Vivid case examples of video game addiction may define, legitimize, and perpetuate confusion about the reality of video game addiction.
Instead of looking at wider behavioral or emotional problems, parents may blame video game addiction for the difficulties their children are experiencing.
People may turn to video games to avoid dealing with difficult relationship issues. This does not mean that they are addicted to video games.
Griffiths, M. (2008). Video game addiction: Further thoughts and observations. International Journal of Mental Health Addiction, 6, 182 – 185.
There is a growing movement to consider the potentially addictive qualities of activities that do not involve drugs (such as gambling, exercise, sex, internet use, and video games).

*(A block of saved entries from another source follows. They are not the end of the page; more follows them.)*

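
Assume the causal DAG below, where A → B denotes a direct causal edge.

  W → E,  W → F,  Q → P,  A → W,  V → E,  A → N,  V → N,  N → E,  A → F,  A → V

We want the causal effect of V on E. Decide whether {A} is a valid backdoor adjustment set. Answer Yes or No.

Yes

Backdoor paths from V to E (paths whose first edge points into V):
  P1: V <- A -> W -> E
  P2: V <- A -> F <- W -> E
  P3: V <- A -> N -> E
Condition 1 (no descendant of V in the set): holds — descendants of V are {E, N}; none are in {A}.
Condition 2 (every backdoor path blocked by {A}):
  P1: blocked at fork node A ∈ conditioning set.
  P2: blocked at fork node A ∈ conditioning set.
  P3: blocked at fork node A ∈ conditioning set.
{A} satisfies the backdoor criterion.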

The fact that several studies overestimate the prevalence of video game addiction does not mean that it does not exist.
There is a potential overlap between excessive video game use and video game addiction.

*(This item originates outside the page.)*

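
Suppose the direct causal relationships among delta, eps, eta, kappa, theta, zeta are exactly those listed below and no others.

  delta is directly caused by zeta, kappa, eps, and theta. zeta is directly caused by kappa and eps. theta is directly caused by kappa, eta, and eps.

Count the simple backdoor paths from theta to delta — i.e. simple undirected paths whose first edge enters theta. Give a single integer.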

Excessive video game playing and compulsive gambling have more similarities than differences, which is why symptoms for video game addiction have been adapted from the diagnostic criteria for problem gambling.
Many of the arguments in the Wood (2008) article against the concept of video game addiction were made against gambling addiction several decades ago. Gambling addiction is now recognized as a legitimate diagnosis.
The argument that video game addiction does not result in negative health consequences is not necessarily true and many physical problems can come from excessive play (for example, tenosynovitis and obesity).
The Wood (2008) article asserts that determining whether excessive play has a negative impact is a "value judgment". There are multiple objective criteria that could be used to determine the likelihood of video game addiction (for example, playing video games instead of working, sleeping, or spending time with a partner).
There are published studies suggesting that online games (especially those with no end point) can be addictive.
Excessive time alone can signify an addiction. For example, recent research has identified a particular form of problem gambling in which the person does not lose excessive amounts of money, but rather, loses excessive amounts of time.
The Wood (2008) article spends much time attacking the diagnostic criteria put forward by others but does not offer an alterative definition for video game addiction.
The argument that video game addiction is only a symptom of another underlying problem is not convincing. It can be argued that other addiction (such as alcohol addiction or drug addiction) also develop out of other "underlying problems". Alcoholics and drug addicts very often have other pre-existing problems, yet no one questions the authenticity of these addictions.
Arguing that video game addiction is not an actual disorder because excessive play could be caused by another problem is not a valid reason to conclude that it does not exist. Addictions should be defined by the actual behaviors, not the theoretical causes of the behaviors.
Turner, N. (2008). A comment on "Problems with the concept of video game "addiction": Some case study examples." International Journal of Mental Health and Addiction, 6, 186 - 190.
Wood (2008) argues that since millions of people play video games, there are too few people suffering negative effects for video game addiction to be considered a true disorder. However, millions of people also gamble and drink alcohol and very few become addicted. The proportion of people who become addicted is a poor measure of whether something is addictive or not.
Wood (2008) under-emphasizes the consequences of video game addiction. There are numerous negative effects of excessive play other than time loss - such as job loss, poor grades, and social isolation.
Although people who are addicted to video games may suffer from preexisting problems, the same can also be said of those who are addicted to alcohol, drugs, or gambling.
One theory of addiction is that people become addicted to things / activities that are either positively reinforcing (receive rewards) or negatively reinforcing (escape from something aversive). Video games offer the potential for both.
One defining symptom of an addiction is an inability to quit despite wanting to do so. This appears to be true of video game addiction for some people.